For nearly 10 of his past 25 years as a professional photographer, Hal Gage of Anchorage has explored the intricacies of ice, learning with each trip to the Matanuska Glacier that ice is artwork in motion.
Gage, who has spent his professional career focused on black-and-white photography, offered a glacier photography workshop earlier this summer. It's tricky, he said, because the light-colored ice is a challenge to expose correctly on film.
"Exposures are always an issue because you are photographing light subjects and the camera wants to darken that," he said.
But it's also rewarding because a memorable photograph of a glacier is an accomplishment. Once a photographer masters the challenges of lighting and depth with a glacier, it improves any photographer's ability.
Gage said this is the first year hosting a workshop in which every participant used a digital camera. That technology makes it easier to review and discuss student work. Print film made it harder to analyze work in the field.

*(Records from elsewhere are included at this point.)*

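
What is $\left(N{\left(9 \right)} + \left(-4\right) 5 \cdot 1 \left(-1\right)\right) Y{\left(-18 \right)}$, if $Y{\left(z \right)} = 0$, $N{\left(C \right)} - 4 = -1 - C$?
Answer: $0$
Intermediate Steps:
$N{\left(C \right)} = 3 - C$ ($N{\left(C \right)} = 4 - \left(1 + C\right) = 3 - C$)
$\left(N{\left(9 \right)} + \left(-4\right) 5 \cdot 1 \left(-1\right)\right) Y{\left(-18 \right)} = \left(\left(3 - 9\right) + \left(-4\right) 5 \cdot 1 \left(-1\right)\right) 0 = \left(\left(3 - 9\right) + \left(-20\right) 1 \left(-1\right)\right) 0 = \left(-6 - -20\right) 0 = \left(-6 + 20\right) 0 = 14 \cdot 0 = 0$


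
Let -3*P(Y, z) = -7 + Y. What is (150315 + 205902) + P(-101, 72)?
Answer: 356253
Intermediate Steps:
P(Y, z) = 7/3 - Y/3 (P(Y, z) = -(-7 + Y)/3 = 7/3 - Y/3)
(150315 + 205902) + P(-101, 72) = (150315 + 205902) + (7/3 - ⅓*(-101)) = 356217 + (7/3 + 101/3) = 356217 + 36 = 356253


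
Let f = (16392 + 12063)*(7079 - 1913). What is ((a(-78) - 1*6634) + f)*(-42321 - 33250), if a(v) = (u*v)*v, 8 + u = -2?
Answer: -11103726832976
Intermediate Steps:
u = -10 (u = -8 - 2 = -10)
a(v) = -10*v² (a(v) = (-10*v)*v = -10*v²)
f = 146998530 (f = 28455*5166 = 146998530)
((a(-78) - 1*6634) + f)*(-42321 - 33250) = ((-10*(-78)² - 1*6634) + 146998530)*(-42321 - 33250) = ((-10*6084 - 6634) + 146998530)*(-75571) = ((-60840 - 6634) + 146998530)*(-75571) = (-67474 + 146998530)*(-75571) = 146931056*(-75571) = -11103726832976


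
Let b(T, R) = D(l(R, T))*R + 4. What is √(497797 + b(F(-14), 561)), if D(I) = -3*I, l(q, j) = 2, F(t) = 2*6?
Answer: √494435 ≈ 703.16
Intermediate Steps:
F(t) = 12
b(T, R) = 4 - 6*R (b(T, R) = (-3*2)*R + 4 = -6*R + 4 = 4 - 6*R)
√(497797 + b(F(-14), 561)) = √(497797 + (4 - 6*561)) = √(497797 + (4 - 3366)) = √(497797 - 3362) = √494435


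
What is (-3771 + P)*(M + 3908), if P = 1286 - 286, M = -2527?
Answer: -3826751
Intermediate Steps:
P = 1000
(-3771 + P)*(M + 3908) = (-3771 + 1000)*(-2527 + 3908) = -2771*1381 = -3826751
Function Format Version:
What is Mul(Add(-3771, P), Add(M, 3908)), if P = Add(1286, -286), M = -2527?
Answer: -3826751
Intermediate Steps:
P = 1000
Mul(Add(-3771, P), Add(M, 3908)) = Mul(Add(-3771, 1000), Add(-2527, 3908)) = Mul(-2771, 1381) = -3826751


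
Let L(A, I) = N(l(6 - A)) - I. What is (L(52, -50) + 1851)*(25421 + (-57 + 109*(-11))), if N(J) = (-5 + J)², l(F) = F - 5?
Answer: 121719105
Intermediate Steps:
l(F) = -5 + F
L(A, I) = (-4 - A)² - I (L(A, I) = (-5 + (-5 + (6 - A)))² - I = (-5 + (1 - A))² - I = (-4 - A)² - I)
(L(52, -50) + 1851)*(25421 + (-57 + 109*(-11))) = (((4 + 52)² - 1*(-50)) + 1851)*(25421 + (-57 + 109*(-11))) = ((56² + 50) + 1851)*(25421 + (-57 - 1199)) = ((3136 + 50) + 1851)*(25421 - 1256) = (3186 + 1851)*24165 = 5037*24165 = 121719105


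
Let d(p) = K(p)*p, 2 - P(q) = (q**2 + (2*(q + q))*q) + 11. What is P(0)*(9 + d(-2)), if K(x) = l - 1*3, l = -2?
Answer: -171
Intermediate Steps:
K(x) = -5 (K(x) = -2 - 1*3 = -2 - 3 = -5)
P(q) = -9 - 5*q**2 (P(q) = 2 - ((q**2 + (2*(q + q))*q) + 11) = 2 - ((q**2 + (2*(2*q))*q) + 11) = 2 - ((q**2 + (4*q)*q) + 11) = 2 - ((q**2 + 4*q**2) + 11) = 2 - (5*q**2 + 11) = 2 - (11 + 5*q**2) = 2 + (-11 - 5*q**2) = -9 - 5*q**2)
d(p) = -5*p
P(0)*(9 + d(-2)) = (-9 - 5*0**2)*(9 - 5*(-2)) = (-9 - 5*0)*(9 + 10) = (-9 + 0)*19 = -9*19 = -171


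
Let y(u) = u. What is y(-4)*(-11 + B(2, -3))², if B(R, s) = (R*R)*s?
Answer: -2116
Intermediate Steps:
B(R, s) = s*R² (B(R, s) = R²*s = s*R²)
y(-4)*(-11 + B(2, -3))² = -4*(-11 - 3*2²)² = -4*(-11 - 3*4)² = -4*(-11 - 12)² = -4*(-23)² = -4*529 = -2116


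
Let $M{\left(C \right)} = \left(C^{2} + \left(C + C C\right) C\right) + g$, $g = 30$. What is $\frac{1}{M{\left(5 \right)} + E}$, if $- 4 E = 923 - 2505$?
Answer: $\frac{2}{1201} \approx 0.0016653$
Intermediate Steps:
$M{\left(C \right)} = 30 + C^{2} + C \left(C + C^{2}\right)$ ($M{\left(C \right)} = \left(C^{2} + \left(C + C C\right) C\right) + 30 = \left(C^{2} + \left(C + C^{2}\right) C\right) + 30 = \left(C^{2} + C \left(C + C^{2}\right)\right) + 30 = 30 + C^{2} + C \left(C + C^{2}\right)$)
$E = \frac{791}{2}$ ($E = - \frac{923 - 2505}{4} = \left(- \frac{1}{4}\right) \left(-1582\right) = \frac{791}{2} \approx 395.5$)
$\frac{1}{M{\left(5 \right)} + E} = \frac{1}{\left(30 + 5^{3} + 2 \cdot 5^{2}\right) + \frac{791}{2}} = \frac{1}{\left(30 + 125 + 2 \cdot 25\right) + \frac{791}{2}} = \frac{1}{\left(30 + 125 + 50\right) + \frac{791}{2}} = \frac{1}{205 + \frac{791}{2}} = \frac{1}{\frac{1201}{2}} = \frac{2}{1201}$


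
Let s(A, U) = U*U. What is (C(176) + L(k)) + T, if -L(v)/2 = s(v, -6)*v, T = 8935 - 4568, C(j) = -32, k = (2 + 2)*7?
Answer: 2319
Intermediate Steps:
s(A, U) = U**2
k = 28 (k = 4*7 = 28)
T = 4367
L(v) = -72*v (L(v) = -2*(-6)**2*v = -72*v)
(C(176) + L(k)) + T = (-32 - 72*28) + 4367 = (-32 - 2016) + 4367 = -2048 + 4367 = 2319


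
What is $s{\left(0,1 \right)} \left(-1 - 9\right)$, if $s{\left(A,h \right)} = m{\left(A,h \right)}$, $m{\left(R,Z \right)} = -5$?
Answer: $50$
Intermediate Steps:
$s{\left(A,h \right)} = -5$
$s{\left(0,1 \right)} \left(-1 - 9\right) = - 5 \left(-1 - 9\right) = \left(-5\right) \left(-10\right) = 50$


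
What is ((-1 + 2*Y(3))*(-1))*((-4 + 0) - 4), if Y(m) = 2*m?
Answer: 88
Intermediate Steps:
((-1 + 2*Y(3))*(-1))*((-4 + 0) - 4) = ((-1 + 2*(2*3))*(-1))*((-4 + 0) - 4) = ((-1 + 2*6)*(-1))*(-4 - 4) = ((-1 + 12)*(-1))*(-8) = (11*(-1))*(-8) = -11*(-8) = 88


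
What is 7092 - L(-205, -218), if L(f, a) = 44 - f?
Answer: 6843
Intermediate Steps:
7092 - L(-205, -218) = 7092 - (44 - 1*(-205)) = 7092 - (44 + 205) = 7092 - 1*249 = 7092 - 249 = 6843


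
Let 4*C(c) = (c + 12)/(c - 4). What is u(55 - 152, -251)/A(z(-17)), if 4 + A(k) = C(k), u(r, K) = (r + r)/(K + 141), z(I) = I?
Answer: -8148/18205 ≈ -0.44757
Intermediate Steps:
C(c) = (12 + c)/(4*(-4 + c)) (C(c) = ((c + 12)/(c - 4))/4 = ((12 + c)/(-4 + c))/4 = (12 + c)/(4*(-4 + c)))
u(r, K) = 2*r/(141 + K) (u(r, K) = (2*r)/(141 + K) = 2*r/(141 + K))
A(k) = -4 + (12 + k)/(4*(-4 + k))
u(55 - 152, -251)/A(z(-17)) = (2*(55 - 152)/(141 - 251))/(((76 - 15*(-17))/(4*(-4 - 17)))) = (2*(-97)/(-110))/(((¼)*(76 + 255)/(-21))) = (2*(-97)*(-1/110))/(((¼)*(-1/21)*331)) = 97/(55*(-331/84)) = (97/55)*(-84/331) = -8148/18205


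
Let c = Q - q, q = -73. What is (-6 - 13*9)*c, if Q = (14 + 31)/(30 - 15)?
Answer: -9348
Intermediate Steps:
Q = 3 (Q = 45/15 = 45*(1/15) = 3)
c = 76 (c = 3 - 1*(-73) = 3 + 73 = 76)
(-6 - 13*9)*c = (-6 - 13*9)*76 = (-6 - 117)*76 = -123*76 = -9348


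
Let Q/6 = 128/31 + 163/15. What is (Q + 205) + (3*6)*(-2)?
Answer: 40141/155 ≈ 258.97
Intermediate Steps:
Q = 13946/155 (Q = 6*(128/31 + 163/15) = 6*(6973/465) = 13946/155 ≈ 89.974)
(Q + 205) + (3*6)*(-2) = (13946/155 + 205) + (3*6)*(-2) = 45721/155 + 18*(-2) = 45721/155 - 36 = 40141/155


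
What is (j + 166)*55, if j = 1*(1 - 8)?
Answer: 8745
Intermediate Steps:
j = -7 (j = 1*(-7) = -7)
(j + 166)*55 = (-7 + 166)*55 = 159*55 = 8745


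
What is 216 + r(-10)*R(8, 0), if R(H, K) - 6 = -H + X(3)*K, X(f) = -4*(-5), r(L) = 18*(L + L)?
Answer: 936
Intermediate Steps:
r(L) = 36*L (r(L) = 18*(2*L) = 36*L)
X(f) = 20
R(H, K) = 6 - H + 20*K (R(H, K) = 6 + (-H + 20*K) = 6 - H + 20*K)
216 + r(-10)*R(8, 0) = 216 + (36*(-10))*(6 - 1*8 + 20*0) = 216 - 360*(6 - 8 + 0) = 216 - 360*(-2) = 216 + 720 = 936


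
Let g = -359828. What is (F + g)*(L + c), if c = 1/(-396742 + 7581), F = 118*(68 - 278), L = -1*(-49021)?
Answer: -7337190423239040/389161 ≈ -1.8854e+10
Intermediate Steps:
L = 49021
F = -24780 (F = 118*(-210) = -24780)
c = -1/389161 (c = 1/(-389161) = -1/389161 ≈ -2.5696e-6)
(F + g)*(L + c) = (-24780 - 359828)*(49021 - 1/389161) = -384608*19077061380/389161 = -7337190423239040/389161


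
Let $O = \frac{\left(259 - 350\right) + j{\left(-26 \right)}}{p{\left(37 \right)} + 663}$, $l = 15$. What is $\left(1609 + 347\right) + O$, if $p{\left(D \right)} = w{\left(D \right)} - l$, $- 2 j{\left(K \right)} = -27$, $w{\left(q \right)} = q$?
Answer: $\frac{535913}{274} \approx 1955.9$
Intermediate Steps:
$j{\left(K \right)} = \frac{27}{2}$ ($j{\left(K \right)} = \left(- \frac{1}{2}\right) \left(-27\right) = \frac{27}{2}$)
$p{\left(D \right)} = -15 + D$ ($p{\left(D \right)} = D - 15 = -15 + D$)
$O = - \frac{31}{274}$ ($O = \frac{\left(259 - 350\right) + \frac{27}{2}}{\left(-15 + 37\right) + 663} = \frac{-91 + \frac{27}{2}}{22 + 663} = - \frac{155}{2 \cdot 685} = \left(- \frac{155}{2}\right) \frac{1}{685} = - \frac{31}{274} \approx -0.11314$)
$\left(1609 + 347\right) + O = \left(1609 + 347\right) - \frac{31}{274} = 1956 - \frac{31}{274} = \frac{535913}{274}$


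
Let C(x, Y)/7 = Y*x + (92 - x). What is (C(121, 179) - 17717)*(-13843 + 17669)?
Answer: 511509418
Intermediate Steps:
C(x, Y) = 644 - 7*x + 7*Y*x (C(x, Y) = 7*(Y*x + (92 - x)) = 7*(92 - x + Y*x) = 644 - 7*x + 7*Y*x)
(C(121, 179) - 17717)*(-13843 + 17669) = ((644 - 7*121 + 7*179*121) - 17717)*(-13843 + 17669) = ((644 - 847 + 151613) - 17717)*3826 = (151410 - 17717)*3826 = 133693*3826 = 511509418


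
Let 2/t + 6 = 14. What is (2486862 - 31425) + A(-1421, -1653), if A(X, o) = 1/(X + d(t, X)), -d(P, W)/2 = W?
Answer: 3489175978/1421 ≈ 2.4554e+6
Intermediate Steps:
t = ¼ (t = 2/(-6 + 14) = 2/8 = 2*(⅛) = ¼ ≈ 0.25000)
d(P, W) = -2*W
A(X, o) = -1/X (A(X, o) = 1/(X - 2*X) = 1/(-X) = -1/X)
(2486862 - 31425) + A(-1421, -1653) = (2486862 - 31425) - 1/(-1421) = 2455437 - 1*(-1/1421) = 2455437 + 1/1421 = 3489175978/1421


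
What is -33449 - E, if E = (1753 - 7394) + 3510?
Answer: -31318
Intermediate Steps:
E = -2131 (E = -5641 + 3510 = -2131)
-33449 - E = -33449 - 1*(-2131) = -33449 + 2131 = -31318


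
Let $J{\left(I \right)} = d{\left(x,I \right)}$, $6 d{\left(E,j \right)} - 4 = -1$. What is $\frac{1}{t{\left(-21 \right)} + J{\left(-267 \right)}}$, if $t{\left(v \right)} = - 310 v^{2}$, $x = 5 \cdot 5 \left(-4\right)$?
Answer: $- \frac{2}{273419} \approx -7.3148 \cdot 10^{-6}$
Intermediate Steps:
$x = -100$ ($x = 25 \left(-4\right) = -100$)
$d{\left(E,j \right)} = \frac{1}{2}$ ($d{\left(E,j \right)} = \frac{2}{3} + \frac{1}{6} \left(-1\right) = \frac{2}{3} - \frac{1}{6} = \frac{1}{2}$)
$J{\left(I \right)} = \frac{1}{2}$
$\frac{1}{t{\left(-21 \right)} + J{\left(-267 \right)}} = \frac{1}{- 310 \left(-21\right)^{2} + \frac{1}{2}} = \frac{1}{\left(-310\right) 441 + \frac{1}{2}} = \frac{1}{-136710 + \frac{1}{2}} = \frac{1}{- \frac{273419}{2}} = - \frac{2}{273419}$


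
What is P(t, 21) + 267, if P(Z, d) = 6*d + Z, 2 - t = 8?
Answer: 387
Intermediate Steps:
t = -6 (t = 2 - 1*8 = 2 - 8 = -6)
P(Z, d) = Z + 6*d
P(t, 21) + 267 = (-6 + 6*21) + 267 = (-6 + 126) + 267 = 120 + 267 = 387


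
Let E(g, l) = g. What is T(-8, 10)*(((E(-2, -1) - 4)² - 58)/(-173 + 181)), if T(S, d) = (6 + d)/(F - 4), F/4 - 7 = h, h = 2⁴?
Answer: -½ ≈ -0.50000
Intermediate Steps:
h = 16
F = 92 (F = 28 + 4*16 = 28 + 64 = 92)
T(S, d) = 3/44 + d/88 (T(S, d) = (6 + d)/(92 - 4) = (6 + d)/88 = (6 + d)*(1/88) = 3/44 + d/88)
T(-8, 10)*(((E(-2, -1) - 4)² - 58)/(-173 + 181)) = (3/44 + (1/88)*10)*(((-2 - 4)² - 58)/(-173 + 181)) = (3/44 + 5/44)*(((-6)² - 58)/8) = 2*((36 - 58)*(⅛))/11 = 2*(-22*⅛)/11 = (2/11)*(-11/4) = -½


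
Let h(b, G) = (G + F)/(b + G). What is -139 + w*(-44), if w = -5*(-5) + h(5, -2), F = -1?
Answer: -1195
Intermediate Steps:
h(b, G) = (-1 + G)/(G + b) (h(b, G) = (G - 1)/(b + G) = (-1 + G)/(G + b))
w = 24 (w = -5*(-5) + (-1 - 2)/(-2 + 5) = 25 - 3/3 = 25 + (1/3)*(-3) = 25 - 1 = 24)
-139 + w*(-44) = -139 + 24*(-44) = -139 - 1056 = -1195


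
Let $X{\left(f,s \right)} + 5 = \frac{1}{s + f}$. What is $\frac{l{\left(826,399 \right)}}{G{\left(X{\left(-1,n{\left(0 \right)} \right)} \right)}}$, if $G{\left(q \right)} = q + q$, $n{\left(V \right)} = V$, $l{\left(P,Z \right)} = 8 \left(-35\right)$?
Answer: $\frac{70}{3} \approx 23.333$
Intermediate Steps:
$l{\left(P,Z \right)} = -280$
$X{\left(f,s \right)} = -5 + \frac{1}{f + s}$ ($X{\left(f,s \right)} = -5 + \frac{1}{s + f} = -5 + \frac{1}{f + s}$)
$G{\left(q \right)} = 2 q$
$\frac{l{\left(826,399 \right)}}{G{\left(X{\left(-1,n{\left(0 \right)} \right)} \right)}} = - \frac{280}{2 \frac{1 - -5 - 0}{-1 + 0}} = - \frac{280}{2 \frac{1 + 5 + 0}{-1}} = - \frac{280}{2 \left(\left(-1\right) 6\right)} = - \frac{280}{2 \left(-6\right)} = - \frac{280}{-12} = \left(-280\right) \left(- \frac{1}{12}\right) = \frac{70}{3}$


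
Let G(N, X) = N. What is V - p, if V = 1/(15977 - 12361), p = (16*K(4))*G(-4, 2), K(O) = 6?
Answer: 1388545/3616 ≈ 384.00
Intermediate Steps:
p = -384 (p = (16*6)*(-4) = 96*(-4) = -384)
V = 1/3616 ≈ 0.00027655
V - p = 1/3616 - 1*(-384) = 1/3616 + 384 = 1388545/3616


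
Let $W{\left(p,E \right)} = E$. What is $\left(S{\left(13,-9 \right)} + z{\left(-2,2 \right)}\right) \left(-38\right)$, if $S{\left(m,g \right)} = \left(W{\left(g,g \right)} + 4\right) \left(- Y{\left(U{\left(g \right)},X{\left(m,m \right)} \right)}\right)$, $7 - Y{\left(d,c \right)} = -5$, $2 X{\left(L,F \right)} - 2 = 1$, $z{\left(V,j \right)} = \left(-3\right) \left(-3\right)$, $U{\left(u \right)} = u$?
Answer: $-2622$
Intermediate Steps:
$z{\left(V,j \right)} = 9$
$X{\left(L,F \right)} = \frac{3}{2}$ ($X{\left(L,F \right)} = 1 + \frac{1}{2} \cdot 1 = 1 + \frac{1}{2} = \frac{3}{2}$)
$Y{\left(d,c \right)} = 12$ ($Y{\left(d,c \right)} = 7 - -5 = 7 + 5 = 12$)
$S{\left(m,g \right)} = -48 - 12 g$ ($S{\left(m,g \right)} = \left(g + 4\right) \left(\left(-1\right) 12\right) = \left(4 + g\right) \left(-12\right) = -48 - 12 g$)
$\left(S{\left(13,-9 \right)} + z{\left(-2,2 \right)}\right) \left(-38\right) = \left(\left(-48 - -108\right) + 9\right) \left(-38\right) = \left(\left(-48 + 108\right) + 9\right) \left(-38\right) = \left(60 + 9\right) \left(-38\right) = 69 \left(-38\right) = -2622$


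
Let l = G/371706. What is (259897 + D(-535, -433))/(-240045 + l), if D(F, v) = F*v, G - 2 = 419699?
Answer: -182712827712/89225747069 ≈ -2.0478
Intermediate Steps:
G = 419701 (G = 2 + 419699 = 419701)
l = 419701/371706 ≈ 1.1291
(259897 + D(-535, -433))/(-240045 + l) = (259897 - 535*(-433))/(-240045 + 419701/371706) = (259897 + 231655)/(-89225747069/371706) = 491552*(-371706/89225747069) = -182712827712/89225747069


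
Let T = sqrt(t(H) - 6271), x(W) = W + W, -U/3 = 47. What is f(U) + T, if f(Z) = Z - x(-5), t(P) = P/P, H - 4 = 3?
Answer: -131 + I*sqrt(6270) ≈ -131.0 + 79.183*I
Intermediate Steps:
U = -141 (U = -3*47 = -141)
H = 7 (H = 4 + 3 = 7)
x(W) = 2*W
t(P) = 1
f(Z) = 10 + Z (f(Z) = Z - 2*(-5) = Z - 1*(-10) = Z + 10 = 10 + Z)
T = I*sqrt(6270) (T = sqrt(1 - 6271) = sqrt(-6270) = I*sqrt(6270) ≈ 79.183*I)
f(U) + T = (10 - 141) + I*sqrt(6270) = -131 + I*sqrt(6270)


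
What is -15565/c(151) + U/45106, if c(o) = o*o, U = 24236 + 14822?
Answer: 94243284/514230953 ≈ 0.18327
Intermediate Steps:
U = 39058
c(o) = o²
-15565/c(151) + U/45106 = -15565/(151²) + 39058/45106 = -15565/22801 + 39058*(1/45106) = -15565*1/22801 + 19529/22553 = -15565/22801 + 19529/22553 = 94243284/514230953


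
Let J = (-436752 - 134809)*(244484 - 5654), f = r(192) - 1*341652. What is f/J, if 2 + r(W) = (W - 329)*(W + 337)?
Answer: 414127/136505913630 ≈ 3.0338e-6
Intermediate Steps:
r(W) = -2 + (-329 + W)*(337 + W) (r(W) = -2 + (W - 329)*(W + 337) = -2 + (-329 + W)*(337 + W))
f = -414127 (f = (-110875 + 192² + 8*192) - 1*341652 = (-110875 + 36864 + 1536) - 341652 = -72475 - 341652 = -414127)
J = -136505913630 (J = -571561*238830 = -136505913630)
f/J = -414127/(-136505913630) = -414127*(-1/136505913630) = 414127/136505913630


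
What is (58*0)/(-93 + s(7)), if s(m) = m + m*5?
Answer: 0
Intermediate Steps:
s(m) = 6*m (s(m) = m + 5*m = 6*m)
(58*0)/(-93 + s(7)) = (58*0)/(-93 + 6*7) = 0/(-93 + 42) = 0/(-51) = 0*(-1/51) = 0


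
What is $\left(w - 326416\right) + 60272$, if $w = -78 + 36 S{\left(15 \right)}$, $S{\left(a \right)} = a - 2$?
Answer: $-265754$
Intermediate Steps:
$S{\left(a \right)} = -2 + a$
$w = 390$ ($w = -78 + 36 \left(-2 + 15\right) = -78 + 36 \cdot 13 = -78 + 468 = 390$)
$\left(w - 326416\right) + 60272 = \left(390 - 326416\right) + 60272 = -326026 + 60272 = -265754$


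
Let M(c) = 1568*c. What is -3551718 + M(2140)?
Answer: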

"In some ways, having digital makes it easier, but in some ways it is more difficult," he said. "The cameras are so much more automated, and it is sometimes hard to explain what an f-stop is and about shutter speed and increasing exposure.
"But once people get the feeling of those things, the digital is a really good way to go."
After all, the camera is only the tool, not the artist.
The two-day workshop took participants to Matanuska Glacier, one of the most easily accessible glaciers in the state. Gage said he could teach photography techniques without worrying about the participants' safety because everywhere they travel on the glacier is free of crevasses and other hidden dangers.
Participants were warned about the dangers of falling ice, or ice that breaks off in huge chunks as the temperature rises.
"We went where they could go with crampons, which we provide," he said. "There was no need to rope in or do anything technical."
The Matanuska Glacier is Gage's favorite ice.
"It's like old Alaska. This family owns access around the glacier, and you have to pay them your access fee, which is pretty nominal. Then there is nothing -- a picnic table and a couple of Porta Pottis, and they call that improved. I love it. That's the kind of Alaska that I grew up with."
And it's constantly changing.
"I look for the big cutbacks and the caves and those monumental shapes that are out there," he said. "In the spring, when there's a little bit of melt but it's still cold, the streams cut through and make these wonderful canyons. That's why I do the workshop.